Land of the Dead takes place an undisclosed number of years after the dead began to rise and at this point, the human race has begun to rebuild itself. The setting of the film is an unnamed, completely fortified city that is surrounded by electric fences and armed guards that keep zombies from entering. In this city, it's almost as if nothing had happened. There are still the upper-class rich people, who live in Fiddler's Green, a high-rise apartment building, and there are still the lower-class poor people who try to make their way up the ladder to wealth.
Outside this city, however, something else is going on. The zombies that were once bumbling messes are now becoming something more, evolving into more advanced zombies that can think and reason like anyone else could. Some of the firsts to realize this are a team of mercenaries sent to gather up supplies outside the city that includes Riley (Simon Baker) and Cholo (John Leguizamo), one calm and quiet, the other loud and rebellious. These men work for a man called Kaufman (Dennis Hopper), who controls all of the city, even down to the gambling, drugs and prostitution on the streets.
This may not be Romero's best Dead
film, but it's pretty good for what it is. There are some good, genuinely creepy zombie moments and, as per Romero's usual, loads and loads of gore. This review is for the unrated director's cut edition of the film, which includes much more gore than the original theatrical cut did, plus a brand-new scene with star John Leguizamo. It's nice to have the definitive, complete version of Romero's latest available on DVD for the first time.
Speaking of the DVD, it's time to move on to the video and audio on the disc. The film is presented with an anamorphic widescreen transfer, preserving the original theatrical aspect ratio of the film. This transfer is a bit dark in some places, most notably in the opening scene, but this doesn't go on for very long. The English Dolby 5.1 and DTS 5.1 audio tracks are very well done. These are very solid tracks providing all the good atmospheric sounds of a Romero film.

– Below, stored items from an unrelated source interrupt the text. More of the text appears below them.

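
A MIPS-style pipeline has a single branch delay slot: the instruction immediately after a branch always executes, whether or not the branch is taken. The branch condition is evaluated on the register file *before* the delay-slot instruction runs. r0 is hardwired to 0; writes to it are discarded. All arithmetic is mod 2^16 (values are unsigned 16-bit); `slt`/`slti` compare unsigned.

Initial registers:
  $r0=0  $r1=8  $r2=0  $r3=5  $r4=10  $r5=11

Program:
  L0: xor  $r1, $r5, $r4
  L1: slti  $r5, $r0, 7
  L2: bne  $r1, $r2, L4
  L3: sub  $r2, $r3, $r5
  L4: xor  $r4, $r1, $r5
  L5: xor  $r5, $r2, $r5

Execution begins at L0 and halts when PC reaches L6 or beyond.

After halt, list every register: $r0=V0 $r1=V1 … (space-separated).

  step pc=0: xor  $r1, $r5, $r4  regs=(0,1,0,5,10,11)
  step pc=1: slti  $r5, $r0, 7  regs=(0,1,0,5,10,1)
  step pc=2: bne  $r1, $r2, L4  cond=T  regs=(0,1,0,5,10,1)
  step pc=3: sub  $r2, $r3, $r5  regs=(0,1,4,5,10,1)
  step pc=4: xor  $r4, $r1, $r5  regs=(0,1,4,5,0,1)
  step pc=5: xor  $r5, $r2, $r5  regs=(0,1,4,5,0,5)

$r0=0 $r1=1 $r2=4 $r3=5 $r4=0 $r5=5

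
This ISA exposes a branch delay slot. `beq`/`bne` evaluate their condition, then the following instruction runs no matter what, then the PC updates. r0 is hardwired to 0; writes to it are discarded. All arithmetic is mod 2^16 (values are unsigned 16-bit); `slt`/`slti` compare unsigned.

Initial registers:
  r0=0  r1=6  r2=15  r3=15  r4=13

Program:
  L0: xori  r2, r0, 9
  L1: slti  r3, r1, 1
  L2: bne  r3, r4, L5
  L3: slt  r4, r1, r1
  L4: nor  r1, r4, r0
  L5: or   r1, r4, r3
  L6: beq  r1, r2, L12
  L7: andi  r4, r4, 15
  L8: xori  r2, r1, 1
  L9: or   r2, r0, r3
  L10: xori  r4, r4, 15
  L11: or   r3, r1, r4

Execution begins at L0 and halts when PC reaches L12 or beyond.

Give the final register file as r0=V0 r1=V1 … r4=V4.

r0=0 r1=0 r2=0 r3=15 r4=15

[0] xori  r2, r0, 9  →  {r0:0, r1:6, r2:9, r3:15, r4:13}
[1] slti  r3, r1, 1  →  {r0:0, r1:6, r2:9, r3:0, r4:13}
[2] bne  r3, r4, L5  →  {r0:0, r1:6, r2:9, r3:0, r4:13}  ⟨branch taken⟩
[3] slt  r4, r1, r1  →  {r0:0, r1:6, r2:9, r3:0, r4:0}
[5] or   r1, r4, r3  →  {r0:0, r1:0, r2:9, r3:0, r4:0}
[6] beq  r1, r2, L12  →  {r0:0, r1:0, r2:9, r3:0, r4:0}  ⟨branch fallthrough⟩
[7] andi  r4, r4, 15  →  {r0:0, r1:0, r2:9, r3:0, r4:0}
[8] xori  r2, r1, 1  →  {r0:0, r1:0, r2:1, r3:0, r4:0}
[9] or   r2, r0, r3  →  {r0:0, r1:0, r2:0, r3:0, r4:0}
[10] xori  r4, r4, 15  →  {r0:0, r1:0, r2:0, r3:0, r4:15}
[11] or   r3, r1, r4  →  {r0:0, r1:0, r2:0, r3:15, r4:15}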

Now on to the supplements. The first and most notable extra on the disc is the feature commentary by director Romero, producer Peter Grunwald and editor Michael Doherty. Even though there are some slow places and brief gaps of silence in the track, it never fails to provide interesting anecdotes and insight into the making of the film. Up next is "Undead Again: The Making of Land of the Dead
", which gives a very interesting look into the making of the film along with several interviews with the cast and crew.

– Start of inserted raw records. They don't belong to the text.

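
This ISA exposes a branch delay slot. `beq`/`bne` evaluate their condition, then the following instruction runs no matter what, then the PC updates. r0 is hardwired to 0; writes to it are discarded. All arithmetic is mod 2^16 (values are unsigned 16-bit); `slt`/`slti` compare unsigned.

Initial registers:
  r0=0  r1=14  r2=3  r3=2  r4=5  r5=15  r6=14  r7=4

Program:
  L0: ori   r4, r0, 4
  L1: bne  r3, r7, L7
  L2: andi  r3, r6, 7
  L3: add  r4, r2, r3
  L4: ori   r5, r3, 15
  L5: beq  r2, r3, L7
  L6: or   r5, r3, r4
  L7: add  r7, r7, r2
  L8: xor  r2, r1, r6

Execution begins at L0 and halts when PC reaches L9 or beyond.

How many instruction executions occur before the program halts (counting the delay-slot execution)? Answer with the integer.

PC=0  ori   r4, r0, 4        | r0=0 r1=14 r2=3 r3=2 r4=4 r5=15 r6=14 r7=4
PC=1  bne  r3, r7, L7        | r0=0 r1=14 r2=3 r3=2 r4=4 r5=15 r6=14 r7=4  [TAKEN]
PC=2  andi  r3, r6, 7        | r0=0 r1=14 r2=3 r3=6 r4=4 r5=15 r6=14 r7=4
PC=7  add  r7, r7, r2        | r0=0 r1=14 r2=3 r3=6 r4=4 r5=15 r6=14 r7=7
PC=8  xor  r2, r1, r6        | r0=0 r1=14 r2=0 r3=6 r4=4 r5=15 r6=14 r7=7

5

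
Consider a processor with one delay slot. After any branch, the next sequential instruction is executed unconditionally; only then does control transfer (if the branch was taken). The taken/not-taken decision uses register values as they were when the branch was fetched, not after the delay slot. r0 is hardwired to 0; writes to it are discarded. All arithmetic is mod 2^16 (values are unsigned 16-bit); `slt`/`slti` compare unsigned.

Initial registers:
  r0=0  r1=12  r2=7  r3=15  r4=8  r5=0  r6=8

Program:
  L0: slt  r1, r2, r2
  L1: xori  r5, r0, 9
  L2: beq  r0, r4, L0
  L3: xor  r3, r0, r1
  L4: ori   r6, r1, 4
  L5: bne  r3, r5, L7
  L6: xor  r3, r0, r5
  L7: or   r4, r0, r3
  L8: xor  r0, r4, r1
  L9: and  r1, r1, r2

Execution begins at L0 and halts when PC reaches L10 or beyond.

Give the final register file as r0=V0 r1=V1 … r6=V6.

r0=0 r1=0 r2=7 r3=9 r4=9 r5=9 r6=4

  step pc=0: slt  r1, r2, r2  regs=(0,0,7,15,8,0,8)
  step pc=1: xori  r5, r0, 9  regs=(0,0,7,15,8,9,8)
  step pc=2: beq  r0, r4, L0  cond=F  regs=(0,0,7,15,8,9,8)
  step pc=3: xor  r3, r0, r1  regs=(0,0,7,0,8,9,8)
  step pc=4: ori   r6, r1, 4  regs=(0,0,7,0,8,9,4)
  step pc=5: bne  r3, r5, L7  cond=T  regs=(0,0,7,0,8,9,4)
  step pc=6: xor  r3, r0, r5  regs=(0,0,7,9,8,9,4)
  step pc=7: or   r4, r0, r3  regs=(0,0,7,9,9,9,4)
  step pc=8: xor  r0, r4, r1  regs=(0,0,7,9,9,9,4)
  step pc=9: and  r1, r1, r2  regs=(0,0,7,9,9,9,4)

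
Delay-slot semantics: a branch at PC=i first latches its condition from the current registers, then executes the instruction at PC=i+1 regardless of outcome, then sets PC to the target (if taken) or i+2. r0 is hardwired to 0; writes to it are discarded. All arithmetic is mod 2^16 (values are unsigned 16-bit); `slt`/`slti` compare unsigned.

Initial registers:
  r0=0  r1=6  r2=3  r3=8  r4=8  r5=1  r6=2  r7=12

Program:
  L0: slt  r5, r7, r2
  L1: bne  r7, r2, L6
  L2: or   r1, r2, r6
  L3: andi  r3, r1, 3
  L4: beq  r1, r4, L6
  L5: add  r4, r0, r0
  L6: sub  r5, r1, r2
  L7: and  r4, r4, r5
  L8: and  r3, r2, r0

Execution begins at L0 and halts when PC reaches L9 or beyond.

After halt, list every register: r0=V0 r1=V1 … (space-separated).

r0=0 r1=3 r2=3 r3=0 r4=0 r5=0 r6=2 r7=12

PC=0  slt  r5, r7, r2        | r0=0 r1=6 r2=3 r3=8 r4=8 r5=0 r6=2 r7=12
PC=1  bne  r7, r2, L6        | r0=0 r1=6 r2=3 r3=8 r4=8 r5=0 r6=2 r7=12  [TAKEN]
PC=2  or   r1, r2, r6        | r0=0 r1=3 r2=3 r3=8 r4=8 r5=0 r6=2 r7=12
PC=6  sub  r5, r1, r2        | r0=0 r1=3 r2=3 r3=8 r4=8 r5=0 r6=2 r7=12
PC=7  and  r4, r4, r5        | r0=0 r1=3 r2=3 r3=8 r4=0 r5=0 r6=2 r7=12
PC=8  and  r3, r2, r0        | r0=0 r1=3 r2=3 r3=0 r4=0 r5=0 r6=2 r7=12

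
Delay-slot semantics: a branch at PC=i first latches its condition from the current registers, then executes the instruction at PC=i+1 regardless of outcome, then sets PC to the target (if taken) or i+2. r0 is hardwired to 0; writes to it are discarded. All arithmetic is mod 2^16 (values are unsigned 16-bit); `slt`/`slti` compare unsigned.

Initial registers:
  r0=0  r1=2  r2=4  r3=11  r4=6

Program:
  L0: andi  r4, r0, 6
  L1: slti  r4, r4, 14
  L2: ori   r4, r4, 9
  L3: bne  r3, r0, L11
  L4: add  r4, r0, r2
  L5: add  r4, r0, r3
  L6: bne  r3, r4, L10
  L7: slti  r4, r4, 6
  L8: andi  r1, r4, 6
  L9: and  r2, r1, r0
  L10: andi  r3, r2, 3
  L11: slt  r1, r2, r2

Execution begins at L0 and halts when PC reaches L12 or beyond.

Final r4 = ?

4

  step pc=0: andi  r4, r0, 6  regs=(0,2,4,11,0)
  step pc=1: slti  r4, r4, 14  regs=(0,2,4,11,1)
  step pc=2: ori   r4, r4, 9  regs=(0,2,4,11,9)
  step pc=3: bne  r3, r0, L11  cond=T  regs=(0,2,4,11,9)
  step pc=4: add  r4, r0, r2  regs=(0,2,4,11,4)
  step pc=11: slt  r1, r2, r2  regs=(0,0,4,11,4)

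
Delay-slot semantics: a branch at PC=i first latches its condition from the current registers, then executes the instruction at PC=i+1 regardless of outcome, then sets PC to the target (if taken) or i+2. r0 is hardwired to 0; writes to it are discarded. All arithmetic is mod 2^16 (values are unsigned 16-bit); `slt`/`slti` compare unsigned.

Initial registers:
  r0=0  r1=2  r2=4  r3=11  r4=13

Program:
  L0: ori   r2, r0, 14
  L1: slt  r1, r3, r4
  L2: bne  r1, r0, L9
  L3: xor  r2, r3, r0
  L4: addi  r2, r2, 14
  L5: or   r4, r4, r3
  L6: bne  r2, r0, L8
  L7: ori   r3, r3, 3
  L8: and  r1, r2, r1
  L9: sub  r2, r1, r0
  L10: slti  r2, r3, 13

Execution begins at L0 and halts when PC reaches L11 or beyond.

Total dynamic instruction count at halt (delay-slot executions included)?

#0 ori   r2, r0, 14 ; 0/2/14/11/13
#1 slt  r1, r3, r4 ; 0/1/14/11/13
#2 bne  r1, r0, L9 ; 0/1/14/11/13 ; →target
#3 xor  r2, r3, r0 ; 0/1/11/11/13
#9 sub  r2, r1, r0 ; 0/1/1/11/13
#10 slti  r2, r3, 13 ; 0/1/1/11/13

6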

A selection of deleted scenes have been included, but quite honestly, they're not worth your time. It's obvious why these were cut and there is nothing of real value here, so let's move on. "Zombies blow up real good," is the first thing you'll hear in "Bringing the Dead to Life", a behind-the-scenes featurette about makeup artist Greg Nicotero and an inside look on the zombies' makeup and gory effects of the film. "Zombie Effects: From Green Screen to Finished Scene" is a brief feature that shows scenes being filmed against a green screen, and then showing the final product. It's interesting in its own right, but it's nothing special.

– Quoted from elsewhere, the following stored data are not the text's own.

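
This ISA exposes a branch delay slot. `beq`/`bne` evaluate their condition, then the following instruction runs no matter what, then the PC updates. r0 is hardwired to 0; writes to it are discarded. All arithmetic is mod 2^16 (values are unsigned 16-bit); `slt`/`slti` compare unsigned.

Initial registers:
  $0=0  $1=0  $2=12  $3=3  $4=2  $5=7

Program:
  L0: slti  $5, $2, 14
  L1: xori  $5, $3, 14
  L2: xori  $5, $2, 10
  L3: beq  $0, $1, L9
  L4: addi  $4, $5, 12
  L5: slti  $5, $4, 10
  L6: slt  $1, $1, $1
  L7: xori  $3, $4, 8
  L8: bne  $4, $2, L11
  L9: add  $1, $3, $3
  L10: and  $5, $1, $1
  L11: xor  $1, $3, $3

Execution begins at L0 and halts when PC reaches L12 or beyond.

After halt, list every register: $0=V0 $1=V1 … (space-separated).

$0=0 $1=0 $2=12 $3=3 $4=18 $5=6

#0 slti  $5, $2, 14 ; 0/0/12/3/2/1
#1 xori  $5, $3, 14 ; 0/0/12/3/2/13
#2 xori  $5, $2, 10 ; 0/0/12/3/2/6
#3 beq  $0, $1, L9 ; 0/0/12/3/2/6 ; →target
#4 addi  $4, $5, 12 ; 0/0/12/3/18/6
#9 add  $1, $3, $3 ; 0/6/12/3/18/6
#10 and  $5, $1, $1 ; 0/6/12/3/18/6
#11 xor  $1, $3, $3 ; 0/0/12/3/18/6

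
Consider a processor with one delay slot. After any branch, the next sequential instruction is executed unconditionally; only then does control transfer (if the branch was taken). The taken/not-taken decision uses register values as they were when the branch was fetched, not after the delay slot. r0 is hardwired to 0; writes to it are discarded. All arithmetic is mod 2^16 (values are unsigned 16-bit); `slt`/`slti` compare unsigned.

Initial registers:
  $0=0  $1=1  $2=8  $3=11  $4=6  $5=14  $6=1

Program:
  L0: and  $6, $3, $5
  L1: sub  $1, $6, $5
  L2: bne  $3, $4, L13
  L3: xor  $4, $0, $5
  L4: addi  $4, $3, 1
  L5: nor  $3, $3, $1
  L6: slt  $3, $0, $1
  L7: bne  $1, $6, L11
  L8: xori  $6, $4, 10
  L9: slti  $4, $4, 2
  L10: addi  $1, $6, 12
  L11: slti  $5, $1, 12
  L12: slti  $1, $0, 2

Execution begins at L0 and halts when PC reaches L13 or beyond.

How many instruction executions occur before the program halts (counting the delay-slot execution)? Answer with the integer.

PC=0  and  $6, $3, $5        | $0=0 $1=1 $2=8 $3=11 $4=6 $5=14 $6=10
PC=1  sub  $1, $6, $5        | $0=0 $1=65532 $2=8 $3=11 $4=6 $5=14 $6=10
PC=2  bne  $3, $4, L13       | $0=0 $1=65532 $2=8 $3=11 $4=6 $5=14 $6=10  [TAKEN]
PC=3  xor  $4, $0, $5        | $0=0 $1=65532 $2=8 $3=11 $4=14 $5=14 $6=10

4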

"A Day with the Living Dead" brings us John Leguizamo giving us a tour of the set sharing several anecdotes along the way. "When Shaun Met George" brings us Simon Pegg and Edgar Wright, the creators of Shaun of the Dead
, having a wild time on set with the cast and crew. Both of these featurettes are humorous, with a few laughs to each one, but still, there's nothing of real value here. "Bringing the Storyboards to Life" shows us comparisons of storyboards to finished scenes, which is not interesting in the least.
That brings us to two of the most pointless extras in the history of DVD. The first is "Scenes of Carnage", which is a montage of gory moments from the film with very strange music played over them. The last is the hilarious "Scream Tests: Zombie Casting Call", which is about sixty seconds of bad CGI zombies dancing in some strange computer world, very reminiscent of Michael Jackson's "Thriller" video. I'm wondering why these were even included in the first place. There's already too much studio fluff on this disc! Why do we need more? This DVD is a great presentation of the complete cut of the film, but there's not much to offer in the way of extras (anything of value at least). It's really only a DVD for the die-hard fans and the average consumer just might want to make this one a rental.